Faced with the massive silence of these paintings these are the kind of questions some viewers might feel compelled to wrestle with, although we can only speculate, of course, as to whether the painter himself has any desire to ask them. As I see it, Gledhill has carefully chosen motifs that guarantee a minimum of emotional involvement, that's to say of 'art' in its sense of a site for psychological, social and economic identifications and valuations. And yet in their own way, as I've tried to describe, the paintings are dramatic, they set in motion a drama centered not only around effects of colour, scale, form, but even and most specifically around that astonishingly magnetic and denatured vacancy which they reveal, a vacancy supercharged not only with objective presence, but with a kind of existential potentiality, pre- or post-incarnate, spiritual, as well as narrative.
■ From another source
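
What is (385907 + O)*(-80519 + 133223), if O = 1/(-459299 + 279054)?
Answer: 3665974671406656/180245 ≈ 2.0339e+10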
In fact by means such as these the pictures almost end up reinventing the picturesque in the grand manner.
        
In fact, this art cannot help, by virtue of its artfulness, elevating its motifs out of the quotidian into the mystery, into the stream of form, narrative, history, and, of course, that’s a kind of betrayal, a betrayal of the fatelessness the motifs commemorate.
        
But it's this betrayal, born of a commitment, an abandonment to the medium itself, (a medium which as the artist knows, is as tragically compromised as any other) which opens up a poignancy in these pictures, gives them their troublingly seductive power. Once seen, it's difficult to shake them off - they become a part of your perceptual apparatus.